Most People Who Go Vegetarian Do So For Their Health, a New Study Finds
A new study out of the University of California, Davis, found that the number one reason people give for ditching meat is for their health. But those who do it for the environment or animal reasons are more likely to stick with it. The study was published today by UC Davis, from a study of 8,000 people conducted by researchers in the Department of Psychology. For more on how to start eating a mostly plant-based diet for your health, read this Getting Started guide on The Beet.
What's the motivation for giving up meat? Here is what the survey of 8,000 found:
The most common reason for going vegetarian in western cultures is health, the environment, and animal rights, in that order. But how compelling are these different factors, the researchers asked? Delving deeper they found a paradoxical twist: They surveyed 8,000 people of various ages and ethnicities, in two languages, here in the US and also in Holland, and found that those who gave up meat for environmental and animal rights motives are also the most committed to sticking with their meat-free diet.
"The most common reason people say they would consider being vegetarian has to do with health," said Christopher J. Hopwood, professor of psychology and co-author of the paper. However, he added, "people driven primarily by health motives may be least likely to respond to vegetarian advocacy, in general." This creates a challenge for advocacy movements, he said: As in, What motive should they target?
What is the difference between those motivated by health vs climate change?
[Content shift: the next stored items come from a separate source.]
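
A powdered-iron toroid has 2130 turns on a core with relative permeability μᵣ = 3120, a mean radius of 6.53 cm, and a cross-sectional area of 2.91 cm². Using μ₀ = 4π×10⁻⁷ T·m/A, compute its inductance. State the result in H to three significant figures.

For a thin toroid, L = μ₀μᵣN²A/(2πR).
L = (4π×10⁻⁷)(3120)(2130)²(2.910×10^-4) / (2π×6.530×10^-2 m) = 12.62 H.

L ≈ 12.6 H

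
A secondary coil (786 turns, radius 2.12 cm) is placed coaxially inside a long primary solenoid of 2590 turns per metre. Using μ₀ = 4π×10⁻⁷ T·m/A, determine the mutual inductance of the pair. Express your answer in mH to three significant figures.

The outer solenoid produces a uniform field B₁ = μ₀n₁I₁ across the inner coil,
so the flux linkage is N₂Φ = N₂B₁A₂ = μ₀n₁N₂A₂·I₁, giving M = μ₀n₁N₂A₂.
A₂ = πr² = π(2.120×10^-2 m)² = 1.412×10^-3 m².
M = (4π×10⁻⁷)(2590)(786)(1.412×10^-3) = 3.612×10^-3 H.

M ≈ 3.61 mH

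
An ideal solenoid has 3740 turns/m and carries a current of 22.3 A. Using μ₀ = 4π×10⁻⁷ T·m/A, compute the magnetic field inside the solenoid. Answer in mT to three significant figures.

B ≈ 105 mT

Inside a long solenoid, B = μ₀nI.
B = (4π×10⁻⁷)(3.740×10^3 m⁻¹)(22.3 A) = 0.1048 T.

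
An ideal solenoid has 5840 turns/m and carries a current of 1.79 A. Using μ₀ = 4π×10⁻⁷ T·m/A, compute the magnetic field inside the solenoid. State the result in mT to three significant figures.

Inside a long solenoid, B = μ₀nI.
B = (4π×10⁻⁷)(5.840×10^3 m⁻¹)(1.79 A) = 1.314×10^-2 T.

B ≈ 13.1 mT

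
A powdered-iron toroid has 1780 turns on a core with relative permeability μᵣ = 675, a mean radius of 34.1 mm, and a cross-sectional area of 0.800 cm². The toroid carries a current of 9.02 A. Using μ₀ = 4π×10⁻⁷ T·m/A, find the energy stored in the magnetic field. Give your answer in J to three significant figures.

L = μ₀μᵣN²A/(2πR) = (4π×10⁻⁷)(675)(1780)²(8.000×10^-5)/(2π×3.410×10^-2) = 1.003 H.
U = ½LI² = ½(1.003)(9.02)² = 40.82 J.

U ≈ 40.8 J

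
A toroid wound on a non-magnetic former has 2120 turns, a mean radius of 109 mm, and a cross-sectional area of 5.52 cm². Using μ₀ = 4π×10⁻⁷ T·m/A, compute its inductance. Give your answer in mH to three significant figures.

For a thin toroid, L = μ₀N²A/(2πR).
L = (4π×10⁻⁷)(2120)²(5.520×10^-4) / (2π×0.109 m) = 4.552×10^-3 H.

L ≈ 4.55 mH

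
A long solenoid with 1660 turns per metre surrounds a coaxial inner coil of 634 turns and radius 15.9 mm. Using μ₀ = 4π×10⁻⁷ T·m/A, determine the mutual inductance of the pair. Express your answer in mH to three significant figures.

The outer solenoid produces a uniform field B₁ = μ₀n₁I₁ across the inner coil,
so the flux linkage is N₂Φ = N₂B₁A₂ = μ₀n₁N₂A₂·I₁, giving M = μ₀n₁N₂A₂.
A₂ = πr² = π(1.590×10^-2 m)² = 7.942×10^-4 m².
M = (4π×10⁻⁷)(1660)(634)(7.942×10^-4) = 1.050×10^-3 H.

M ≈ 1.05 mH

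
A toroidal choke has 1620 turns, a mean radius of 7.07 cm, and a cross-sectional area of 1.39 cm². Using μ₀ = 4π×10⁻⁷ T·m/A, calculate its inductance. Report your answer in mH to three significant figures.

For a thin toroid, L = μ₀N²A/(2πR).
L = (4π×10⁻⁷)(1620)²(1.390×10^-4) / (2π×7.070×10^-2 m) = 1.032×10^-3 H.

L ≈ 1.03 mH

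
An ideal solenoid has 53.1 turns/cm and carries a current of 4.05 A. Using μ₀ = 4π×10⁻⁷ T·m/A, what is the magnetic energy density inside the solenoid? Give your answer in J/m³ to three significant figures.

B = μ₀nI = (4π×10⁻⁷)(5.310×10^3)(4.05) = 2.702×10^-2 T.
u = B²/(2μ₀) = (2.702×10^-2)²/(2×4π×10⁻⁷) = 290.6 J/m³.

u ≈ 291 J/m³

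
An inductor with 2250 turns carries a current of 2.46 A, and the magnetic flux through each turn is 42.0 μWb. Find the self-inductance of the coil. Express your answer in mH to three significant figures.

L ≈ 38.4 mH

Self-inductance is defined by L = NΦ_B/I (flux linkage over current).
L = (2250)(4.200×10^-5 Wb)/(2.46 A) = 3.841×10^-2 H.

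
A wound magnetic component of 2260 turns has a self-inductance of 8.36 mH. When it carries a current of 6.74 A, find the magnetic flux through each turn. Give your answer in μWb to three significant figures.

Φ_B ≈ 24.9 μWb

From L = NΦ_B/I, the flux per turn is Φ_B = LI/N.
Φ_B = (8.360×10^-3 H)(6.74 A)/2260 = 2.493×10^-5 Wb.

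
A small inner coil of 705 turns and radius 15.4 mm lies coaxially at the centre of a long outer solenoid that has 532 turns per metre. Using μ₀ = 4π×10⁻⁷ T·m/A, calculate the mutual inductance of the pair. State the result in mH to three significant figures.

M ≈ 0.351 mH

The outer solenoid produces a uniform field B₁ = μ₀n₁I₁ across the inner coil,
so the flux linkage is N₂Φ = N₂B₁A₂ = μ₀n₁N₂A₂·I₁, giving M = μ₀n₁N₂A₂.
A₂ = πr² = π(1.540×10^-2 m)² = 7.451×10^-4 m².
M = (4π×10⁻⁷)(532)(705)(7.451×10^-4) = 3.512×10^-4 H.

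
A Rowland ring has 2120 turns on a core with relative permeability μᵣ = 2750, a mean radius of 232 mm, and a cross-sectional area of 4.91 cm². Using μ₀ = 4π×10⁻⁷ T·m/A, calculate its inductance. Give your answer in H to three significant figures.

L ≈ 5.23 H

For a thin toroid, L = μ₀μᵣN²A/(2πR).
L = (4π×10⁻⁷)(2750)(2120)²(4.910×10^-4) / (2π×0.232 m) = 5.232 H.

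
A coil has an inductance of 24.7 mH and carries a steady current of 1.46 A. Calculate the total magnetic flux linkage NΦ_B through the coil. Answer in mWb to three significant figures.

From L = NΦ_B/I, the flux linkage is NΦ_B = LI.
NΦ_B = (2.470×10^-2 H)(1.46 A) = 3.606×10^-2 Wb.

NΦ_B ≈ 36.1 mWb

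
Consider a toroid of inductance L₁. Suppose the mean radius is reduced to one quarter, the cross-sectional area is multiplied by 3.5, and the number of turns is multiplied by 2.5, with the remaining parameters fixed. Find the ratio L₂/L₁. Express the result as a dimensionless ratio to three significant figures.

For a toroid, L ∝ μᵣN²A/R.
L₂/L₁ = (0.25)^-1 × (3.5) × (2.5)^2 = 87.5.

L₂/L₁ = 87.5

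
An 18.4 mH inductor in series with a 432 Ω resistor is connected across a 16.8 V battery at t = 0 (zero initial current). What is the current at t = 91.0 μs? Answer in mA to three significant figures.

τ = L/R = 1.840×10^-2/432 = 4.259×10^-5 s; final current I_∞ = ε/R = 16.8/432 = 3.889×10^-2 A.
I(t) = I_∞(1 − e^(−t/τ)) with t/τ = 2.137.
I = (3.889×10^-2)(1 − e^(−2.137)) = 3.430×10^-2 A.

I ≈ 34.3 mA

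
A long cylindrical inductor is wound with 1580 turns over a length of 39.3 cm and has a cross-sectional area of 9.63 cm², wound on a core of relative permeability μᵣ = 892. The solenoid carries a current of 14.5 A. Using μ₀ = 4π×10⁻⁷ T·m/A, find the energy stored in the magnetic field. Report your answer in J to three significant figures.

A = 9.63 cm² = 9.630×10^-4 m².
L = μ₀μᵣN²A/ℓ = (4π×10⁻⁷)(892)(1580)²(9.630×10^-4)/(0.393) = 6.857 H.
U = ½LI² = ½(6.857)(14.5)² = 720.8 J.

U ≈ 721 J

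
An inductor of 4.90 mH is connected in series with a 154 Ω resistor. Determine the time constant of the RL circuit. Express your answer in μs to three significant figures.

τ ≈ 31.8 μs

τ = L/R = (4.900×10^-3 H)/(154 Ω) = 3.182×10^-5 s.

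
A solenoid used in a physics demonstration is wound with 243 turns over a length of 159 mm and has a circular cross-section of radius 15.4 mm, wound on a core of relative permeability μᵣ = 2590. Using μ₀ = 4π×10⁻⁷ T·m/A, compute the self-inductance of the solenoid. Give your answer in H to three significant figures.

A = πr² = π(1.540×10^-2 m)² = 7.451×10^-4 m².
For a long solenoid, L = μ₀μᵣN²A/ℓ.
L = (4π×10⁻⁷)(2590)(243)²(7.451×10^-4)/(0.159 m) = 0.9006 H.

L ≈ 0.901 H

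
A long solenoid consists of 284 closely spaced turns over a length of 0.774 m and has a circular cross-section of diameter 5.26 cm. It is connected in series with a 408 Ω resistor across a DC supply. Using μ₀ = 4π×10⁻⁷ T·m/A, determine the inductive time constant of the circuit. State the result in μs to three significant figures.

τ ≈ 0.697 μs

A = π(d/2)² = π(2.630×10^-2 m)² = 2.173×10^-3 m².
L = μ₀N²A/ℓ = (4π×10⁻⁷)(284)²(2.173×10^-3)/(0.774) = 2.846×10^-4 H.
τ = L/R = (2.846×10^-4)/(408) = 6.974×10^-7 s.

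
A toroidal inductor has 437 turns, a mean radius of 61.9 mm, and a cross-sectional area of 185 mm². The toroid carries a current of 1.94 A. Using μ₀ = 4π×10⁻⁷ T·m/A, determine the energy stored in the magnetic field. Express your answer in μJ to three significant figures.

L = μ₀N²A/(2πR) = (4π×10⁻⁷)(437)²(1.850×10^-4)/(2π×6.190×10^-2) = 1.141×10^-4 H.
U = ½LI² = ½(1.141×10^-4)(1.94)² = 2.148×10^-4 J.

U ≈ 215 μJ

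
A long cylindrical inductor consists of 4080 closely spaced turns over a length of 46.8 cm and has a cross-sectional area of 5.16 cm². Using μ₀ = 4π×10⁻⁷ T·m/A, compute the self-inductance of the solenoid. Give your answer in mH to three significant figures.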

One possible solution would be to target different motives in different groups of people, the professor suggests. Those who are driven by health motives are also most common in men, who associate closely with "conventionality" according to the researchers. Whereas people who cite environmental or animal rights motives for giving up meet were characterized as "curious," or open to new experiences. The survey also found that this group is more likely to volunteer and be interested in the arts.